A quasi quindici anni dalla sua scomparsa Karol Wojtyla, Papa Giovanni Paolo II, ha indubbiamente lasciato un solco indelebile per il suo operato e la sua vita, un percorso che ha avuto anche episodi più o meno conosciuti. Ciò che vi raccontiamo di seguito è uno degli aspetti meno noti del Papa polacco e riguarda la sua abilità di vero “guaritore”, un fatto che ebbe, in gran segreto, anche un risvolto proprio nella nostra città: Vercelli.

 

Proclamato Santo a soli nove anni dalla sua morte (avvenuta il 2 aprile del 2005), Papa Wojtyla si distingue dagli altri papi anche per questo vero record per la Chiesa moderna. Giovanni Paolo Il, avrebbe compiuto, dopo la morte, numerosi miracoli. Ma, secondo la testimonianza del cardinale Ruini, Karol Wojtyla era anche grande un taumaturgo compiendo anche in vita “centinaia” di guarigioni inspiegabili da parte della scienza medica. Di tutte queste guarigioni, però, il Papa stesso non voleva che si facesse parola. Sarebbero più di 250 gli episodi di guarigioni sorprendenti inseriti nel fascicolo sul Papa polacco, anche se, fino a oggi, i miracoli che hanno portato prima alla beatificazione (da parte del suo successore, Papa Ratzinger, il 1^ maggio del 2001, pure essa a tempo di record per la Chiesa), poi alla proclamazione della santità, il 27 aprile del 2014, da parte di Papa Francesco, sono “solamente” due. Il primo fu la guarigione totale dal Parkinson (malattia di cui soffriva lo stesso Wojtyla) di una religiosa, suor Marie Simon Pierre, avvenuta il 2 giugno del 2005, due mesi dopo la scomparsa del Pontefice di Cracovia. Il secondo, la guarigione improvvisa di una donna del Costa Rica, Floribeth Mora, che, gravissima per un aneurisma cerebrale, invocò Giovanni Paolo II proprio il giorno della beatificazione e guarì all'improvviso e completamente.
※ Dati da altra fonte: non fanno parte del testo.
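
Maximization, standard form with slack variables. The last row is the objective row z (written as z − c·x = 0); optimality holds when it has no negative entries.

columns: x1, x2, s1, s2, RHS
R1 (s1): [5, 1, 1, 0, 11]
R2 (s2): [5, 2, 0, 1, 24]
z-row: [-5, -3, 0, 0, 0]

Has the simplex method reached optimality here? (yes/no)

The z-row has a negative entry -5 in column x1, so it is not optimal.

no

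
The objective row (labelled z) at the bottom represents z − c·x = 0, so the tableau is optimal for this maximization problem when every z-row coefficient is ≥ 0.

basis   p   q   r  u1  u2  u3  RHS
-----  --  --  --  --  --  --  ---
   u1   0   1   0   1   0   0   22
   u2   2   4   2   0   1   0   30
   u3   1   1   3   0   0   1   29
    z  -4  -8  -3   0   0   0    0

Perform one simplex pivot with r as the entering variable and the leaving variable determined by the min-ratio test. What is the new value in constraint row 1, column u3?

Ratio test on column r — row 1: entry 0 ≤ 0; row 2: 30/2 = 15; row 3: 29/3 = 29/3. Minimum is 29/3 at row 3 (u3 leaves); pivot element 3.
Divide row 3 by 3; eliminate column r from the other rows.
Row 1 update in column u3: 0 − 0·(1/3) = 0.

0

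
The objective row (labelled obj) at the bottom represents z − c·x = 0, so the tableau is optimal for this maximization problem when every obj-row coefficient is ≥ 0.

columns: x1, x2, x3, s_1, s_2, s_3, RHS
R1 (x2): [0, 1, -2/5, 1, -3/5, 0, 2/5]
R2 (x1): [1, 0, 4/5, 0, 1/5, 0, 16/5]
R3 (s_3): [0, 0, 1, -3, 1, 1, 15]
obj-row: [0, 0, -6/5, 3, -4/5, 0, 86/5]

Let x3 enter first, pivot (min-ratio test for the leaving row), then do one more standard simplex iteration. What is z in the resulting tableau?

Ratio test on column x3 — row 1: entry -2/5 ≤ 0; row 2: (16/5)/(4/5) = 4; row 3: 15/1 = 15. Minimum is 4 at row 2 (x1 leaves); pivot element 4/5.
Pivot on row 2; the obj-row RHS becomes 86/5 − (-6/5)·4 = 22.
Next entering variable (most negative obj-row entry -1/2): s_2.
Ratio test on column s_2 — row 1: entry -1/2 ≤ 0; row 2: 4/(1/4) = 16; row 3: 11/(3/4) = 44/3. Minimum is 44/3 at row 3 (s_3 leaves); pivot element 3/4.
After the second pivot the obj-row RHS is 22 − (-1/2)·(44/3) = 88/3.

88/3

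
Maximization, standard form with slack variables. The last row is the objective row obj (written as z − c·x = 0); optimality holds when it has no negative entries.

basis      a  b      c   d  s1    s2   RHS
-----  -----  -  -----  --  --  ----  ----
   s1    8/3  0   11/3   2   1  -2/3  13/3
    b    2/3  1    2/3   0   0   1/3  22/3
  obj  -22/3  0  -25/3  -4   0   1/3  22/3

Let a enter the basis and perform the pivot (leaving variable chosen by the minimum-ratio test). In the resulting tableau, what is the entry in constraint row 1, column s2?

-1/4

Ratio test on column a — row 1: (13/3)/(8/3) = 13/8; row 2: (22/3)/(2/3) = 11. Minimum is 13/8 at row 1 (s1 leaves); pivot element 8/3.
Divide row 1 by 8/3; eliminate column a from the other rows.
In the new row 1, the s2 entry is the old entry divided by the pivot: (-2/3)/(8/3) = -1/4.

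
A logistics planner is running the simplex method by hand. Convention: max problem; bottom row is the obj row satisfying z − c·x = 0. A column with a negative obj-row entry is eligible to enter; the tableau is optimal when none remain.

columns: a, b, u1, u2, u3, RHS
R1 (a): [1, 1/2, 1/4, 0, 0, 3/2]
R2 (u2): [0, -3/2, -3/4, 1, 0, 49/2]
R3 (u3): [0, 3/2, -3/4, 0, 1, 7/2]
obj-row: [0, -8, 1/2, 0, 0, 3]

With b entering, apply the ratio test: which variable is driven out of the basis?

u3

Column b entries and ratios — a: (3/2)/(1/2) = 3; u2: -3/2 ≤ 0, skip; u3: (7/2)/(3/2) = 7/3.
Smallest ratio is 7/3 in the row of u3, so u3 leaves.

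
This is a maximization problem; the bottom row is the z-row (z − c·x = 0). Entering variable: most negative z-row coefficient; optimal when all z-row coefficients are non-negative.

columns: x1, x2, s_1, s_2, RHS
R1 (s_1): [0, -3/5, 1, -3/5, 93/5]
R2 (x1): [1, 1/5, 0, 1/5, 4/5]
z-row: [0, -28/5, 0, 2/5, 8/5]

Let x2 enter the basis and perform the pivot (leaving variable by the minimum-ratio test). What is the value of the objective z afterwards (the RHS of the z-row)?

Ratio test on column x2 — row 1: entry -3/5 ≤ 0; row 2: (4/5)/(1/5) = 4. Minimum is 4 at row 2 (x1 leaves); pivot element 1/5.
Pivot on row 2; the z-row RHS becomes 8/5 − (-28/5)·4 = 24.

24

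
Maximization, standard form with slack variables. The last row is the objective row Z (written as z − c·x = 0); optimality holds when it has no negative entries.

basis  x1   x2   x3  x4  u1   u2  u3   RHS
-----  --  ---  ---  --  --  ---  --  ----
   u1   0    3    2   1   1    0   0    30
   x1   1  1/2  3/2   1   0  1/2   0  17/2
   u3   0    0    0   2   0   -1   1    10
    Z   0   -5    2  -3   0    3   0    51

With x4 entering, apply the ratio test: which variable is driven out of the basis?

u3

Column x4 entries and ratios — u1: 30/1 = 30; x1: (17/2)/1 = 17/2; u3: 10/2 = 5.
Smallest ratio is 5 in the row of u3, so u3 leaves.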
Queste sono solo alcune delle guarigioni prodigiose accertate, come prevedono i draconiani codici per la canonizzazione, dopo la morte. Ma, come Ruini disse espressamente, Wojtyla guariva già quando era ancora vivo e, tra le centinaia di casi, nella fattispecie pur non documentato ufficialmente, ci sarebbe stata anche una guarigione sorprendente avvenuta proprio a Vercelli, durante la storica visita del Pontefice tra il 23 e il 24 maggio del 1998.

 

È uno degli episodi di cui il Papa non voleva che si parlasse finché egli era in vita, ma a Vercelli sono in molti a sapere che, durante quella visita, una giovane persona, gravemente malata di leucemia, uscì dall'ospedale per ricevere una benedizione speciale del Papa, che era stato informato del caso, e guarì. Oggi quella persona sta bene e conduce una vita normalissima. Sul fatto non abbiamo trovato riscontri ufficiali, ma fonti assai autorevoli ce l'hanno confermato, invitandoci alla cautela nel farne parola appunto perché, quand'era ancora vivo, Wojtyla stesso non voleva che si propagasse la sua fama di taumaturgo. Se ora riveliamo, seppure in forma del tutto contenuta, quello che avvenne diciannove anni fa a Vercelli è anche per ricelebrare un evento storico per la città, che coinvolse miglia di cittadini: una folla immensa prese parte alla Messa celebrata davanti al Duomo, in quel sabato pomeriggio. A quei tempi non c'erano ancora smartphone e Facebook, ma la redazione vercellese de La Stampa ebbe l'intuizione, precorrendo la moda dei post sui social, di invitare tutti i cittadini che avevano immortalato l'evento a portare una foto negli uffici di via Duchessa Jolanda: e ne arrivarono a centinaia. Segno del solco tracciato da Wojtyla, di cui dicevamo, e dell’istinto della gente, che vedeva nel Papa polacco una luce come per pochi altri è accaduto.